A year later, when my Soldier went home and little Corbell was placed beside him, the children of this man came to me and said, "We are sorry Corbell is taken away, for we have been putting flowers on his grave every day, as our papa told us. But we can just as well put them here and on the General's grave, too."
The long Saturday passed and Easter Sunday came over the hills in the whiteness of its lilies and with melodious chimes rang out the blessed tidings that a Saviour had risen to bring Heaven to the world. But the golden light brought no dawn of hope to the hearts of those who watched sorrowfully over the little life that was drifting out upon that sea of glorious music into the Heaven of which it gave glad promise. Lulled to rest while the children sang their Easter carols, our boy went to join his brother angels. Through the open window the voices were sounding "Christ is risen" as he turned his head and laid his face against mine and reached out his little hand to my Soldier and Mary. I felt his spirit flutter and go. With a shivering sigh for me his soul slipped through the gate that Christ had risen to unlock.
During his long illness thoughtful friends from everywhere had been untiring in kindness. All their gifts he had willed to the poor children. His books he had left to his little brother, his ring to Mary, his "Confederate Orphan" fund to his father and me, saying, "Next quarter you will both be Confederate Orphans, for I shall be with the soldiers in the Lord's Army—maybe I'll be His little drummer boy, so I want you both to have that money."

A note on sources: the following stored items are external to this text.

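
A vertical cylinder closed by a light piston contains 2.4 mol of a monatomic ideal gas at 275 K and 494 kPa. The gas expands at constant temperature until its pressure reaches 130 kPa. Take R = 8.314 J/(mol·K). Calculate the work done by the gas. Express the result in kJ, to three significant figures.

W ≈ 7.33 kJ

Isothermal process: W = nRT ln(V₂/V₁) = nRT ln(P₁/P₂).
W = (2.4)(8.314)(275) × ln(494/130)
  = 5487 × ln(3.8) = 5487 × 1.335
W_by_gas = 7325 J.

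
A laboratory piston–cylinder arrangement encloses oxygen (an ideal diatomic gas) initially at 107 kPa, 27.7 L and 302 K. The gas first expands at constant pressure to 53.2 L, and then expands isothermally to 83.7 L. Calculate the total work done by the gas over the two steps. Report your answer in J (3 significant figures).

Step 1 (isobaric): W = PΔV = (107 kPa)(53.2 − 27.7 L) = 2729 J.
After step 1: P = 107 kPa, V = 53.2 L, T = 580 K.
Step 2 (isothermal): W = P₁V₁ ln(V₂/V₁) = (5692) ln(83.7/53.2) = 2580 J.
W_total = 2729 + 2580 = 5308 J.

W_total ≈ 5310 J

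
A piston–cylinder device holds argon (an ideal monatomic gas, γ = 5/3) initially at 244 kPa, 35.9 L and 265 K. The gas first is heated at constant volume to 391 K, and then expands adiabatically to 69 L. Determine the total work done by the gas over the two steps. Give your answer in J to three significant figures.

W_total ≈ 6850 J

Step 1 (isochoric): W = 0 (constant volume).
After step 1: P = 360 kPa (V unchanged).
Step 2 (adiabatic): W = (P₁V₁ − P₂V₂)/(γ−1) = (12925 − 8361)/0.667 = 6846 J.
W_total = 0 + 6846 = 6846 J.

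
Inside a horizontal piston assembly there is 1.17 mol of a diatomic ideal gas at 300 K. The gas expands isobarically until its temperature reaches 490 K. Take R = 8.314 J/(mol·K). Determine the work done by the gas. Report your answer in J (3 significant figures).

Isobaric: W = P ΔV = nR ΔT.
W = (1.17)(8.314)(490 − 300) = 1848 J.

W ≈ 1850 J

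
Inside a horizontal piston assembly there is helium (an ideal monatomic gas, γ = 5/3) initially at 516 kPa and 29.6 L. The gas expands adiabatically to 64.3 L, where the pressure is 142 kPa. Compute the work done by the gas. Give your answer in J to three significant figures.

W ≈ 9210 J

Adiabatic: W = (P₁V₁ − P₂V₂)/(γ − 1) with γ = 5/3.
P₁V₁ = 15274 J, P₂V₂ = 9131 J.
W = (15274 − 9131) / 0.6667 = 9214 J.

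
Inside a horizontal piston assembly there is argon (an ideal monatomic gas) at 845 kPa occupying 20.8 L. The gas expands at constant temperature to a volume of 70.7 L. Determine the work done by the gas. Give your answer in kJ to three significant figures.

W ≈ 21.5 kJ

Isothermal: W = nRT ln(V₂/V₁) = P₁V₁ ln(V₂/V₁).
P₁V₁ = (845 kPa)(20.8 L) = 17576 J.
W = 17576 × ln(70.7/20.8) = 17576 × 1.223
W_by_gas = 21504 J.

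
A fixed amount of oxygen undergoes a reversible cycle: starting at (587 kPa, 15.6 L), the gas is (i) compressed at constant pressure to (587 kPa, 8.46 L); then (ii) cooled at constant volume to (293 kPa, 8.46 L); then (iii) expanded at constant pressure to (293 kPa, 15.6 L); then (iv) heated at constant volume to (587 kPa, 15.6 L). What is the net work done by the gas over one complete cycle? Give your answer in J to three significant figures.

Constant-volume legs do no work.
W(i) = (587)(8.46 − 15.6) = -4191 J; W(iii) = (293)(15.6 − 8.46) = 2092 J.
W_net = -4191 + 2092 = -2099 J (the counter-clockwise enclosed area).

W_net ≈ -2100 J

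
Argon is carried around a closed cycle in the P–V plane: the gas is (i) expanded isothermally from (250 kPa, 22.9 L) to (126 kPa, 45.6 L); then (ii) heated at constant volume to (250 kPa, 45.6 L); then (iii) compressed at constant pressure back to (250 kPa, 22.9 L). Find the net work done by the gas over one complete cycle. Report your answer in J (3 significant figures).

W_net ≈ -1730 J

Leg (i): W = PᵢVᵢ ln(V_f/Vᵢ) = (5725) ln(45.6/22.9) = 3943 J.
Leg (ii): W = 0.
Leg (iii): W = PΔV = (250)(22.9 − 45.6) = -5675 J.
W_net = 3943 − 5675 = -1732 J.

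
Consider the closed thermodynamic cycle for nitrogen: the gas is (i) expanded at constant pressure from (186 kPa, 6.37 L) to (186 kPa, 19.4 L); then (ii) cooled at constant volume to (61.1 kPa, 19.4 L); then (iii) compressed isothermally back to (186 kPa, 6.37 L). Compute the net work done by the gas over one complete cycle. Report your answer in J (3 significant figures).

Leg (i): W = PΔV = (186)(19.4 − 6.37) = 2424 J.
Leg (ii): W = 0.
Leg (iii): W = PᵢVᵢ ln(V_f/Vᵢ) = (1185) ln(6.37/19.4) = -1320 J.
W_net = 2424 − 1320 = 1103 J.

W_net ≈ 1100 J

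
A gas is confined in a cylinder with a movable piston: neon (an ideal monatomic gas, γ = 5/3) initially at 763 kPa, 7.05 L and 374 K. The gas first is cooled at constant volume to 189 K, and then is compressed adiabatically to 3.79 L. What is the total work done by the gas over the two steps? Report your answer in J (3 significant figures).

W_total ≈ -2090 J

Step 1 (isochoric): W = 0 (constant volume).
After step 1: P = 385.6 kPa (V unchanged).
Step 2 (adiabatic): W = (P₁V₁ − P₂V₂)/(γ−1) = (2718 − 4112)/0.667 = -2090 J.
W_total = 0 − 2090 = -2090 J.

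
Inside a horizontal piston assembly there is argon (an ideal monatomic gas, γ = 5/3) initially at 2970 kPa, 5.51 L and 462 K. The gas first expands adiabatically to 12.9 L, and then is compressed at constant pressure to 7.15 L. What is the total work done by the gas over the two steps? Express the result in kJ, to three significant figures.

W_total ≈ 6.49 kJ

Step 1 (adiabatic): W = (P₁V₁ − P₂V₂)/(γ−1) = (16365 − 9281)/0.667 = 10625 J.
After step 1: P = 719.5 kPa, V = 12.9 L, T = 262 K.
Step 2 (isobaric): W = PΔV = (719.5 kPa)(7.15 − 12.9 L) = -4137 J.
W_total = 10625 − 4137 = 6488 J.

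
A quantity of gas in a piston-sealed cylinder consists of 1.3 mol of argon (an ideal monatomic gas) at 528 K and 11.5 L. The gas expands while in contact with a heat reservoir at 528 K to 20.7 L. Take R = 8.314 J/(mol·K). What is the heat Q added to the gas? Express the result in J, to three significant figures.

Q ≈ 3350 J

Isothermal ⇒ ΔU = 0, so Q = W = nRT ln(V₂/V₁).
Q = (1.3)(8.314)(528) ln(20.7/11.5) = 5707 × 0.5878 = 3354 J.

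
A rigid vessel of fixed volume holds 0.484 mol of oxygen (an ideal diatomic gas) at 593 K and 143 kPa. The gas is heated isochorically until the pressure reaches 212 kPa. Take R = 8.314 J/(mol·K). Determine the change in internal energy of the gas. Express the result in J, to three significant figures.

Constant volume ⇒ W = 0, so Q = ΔU = nCᵥΔT with Cᵥ = 5R/2 = 20.79 J/(mol·K).
At constant V, T₂/T₁ = P₂/P₁ ⇒ ΔT = T₁(P₂/P₁ − 1) = 593·(212/143 − 1) = 286.1 K.
ΔU = (0.484)(20.79)(286.1) = 2878 J.

ΔU ≈ 2880 J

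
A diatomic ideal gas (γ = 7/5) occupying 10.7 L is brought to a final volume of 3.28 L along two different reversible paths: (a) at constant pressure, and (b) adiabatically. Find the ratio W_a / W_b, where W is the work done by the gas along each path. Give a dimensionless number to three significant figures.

W_a / W_b ≈ 0.459

Path (a) isobaric: W = P₁(V₂ − V₁) → W_a/(P₁V₁) = -0.6935.
Path (b) adiabatic: W = P₁V₁(1 − (V₁/V₂)^(γ−1))/(γ−1) → W_b/(P₁V₁) = -1.512.
W_a / W_b = -0.6935 / -1.512 = 0.4587.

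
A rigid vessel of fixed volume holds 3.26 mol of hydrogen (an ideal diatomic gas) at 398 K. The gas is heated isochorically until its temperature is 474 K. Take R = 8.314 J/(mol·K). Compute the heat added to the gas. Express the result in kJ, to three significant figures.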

His "Uncle Bev," as he called Judge Beverly Tucker, had given him a little enameled democratic rooster and on the Saturday evening before the Easter dawn he asked his father to give the rooster to the "poor handsome man who had come in the early morning when the sun was biggest and reddest and Good Friday was getting out of the way for Easter."
Weeks before he had selected his pall-bearers from among his little playfellows and had asked them all to wear white. To Dr. Minnegerode he said:
"Please, sir, Doctor, don't make the boys or any of my friends or relations cry but, please, sir, tell them something pretty, as you do at Sunday-school sometimes, and make them as happy as you can and have them all sing bright songs; and I want everybody to bring me red and blue and yellow and pink flowers, as well as white ones, and when you all get through and start back home I want the boys and girls to carry all the flowers with them because the flowers would be so lonesome out there that they'd fade and die. Birds don't care for flowers and children do." He often asked me, "Don't you think flowers can feel?"
The Easter blossoms were still fresh and fragrant in St. Paul's Church when fourteen of Corbell's little boy friends all in white, singing their Easter anthem, carried the little white casket that held the flower just budding into blossom in our Father's garden, across the street and up the aisle, followed by all the children of the Sunday-school and the many sympathizing friends.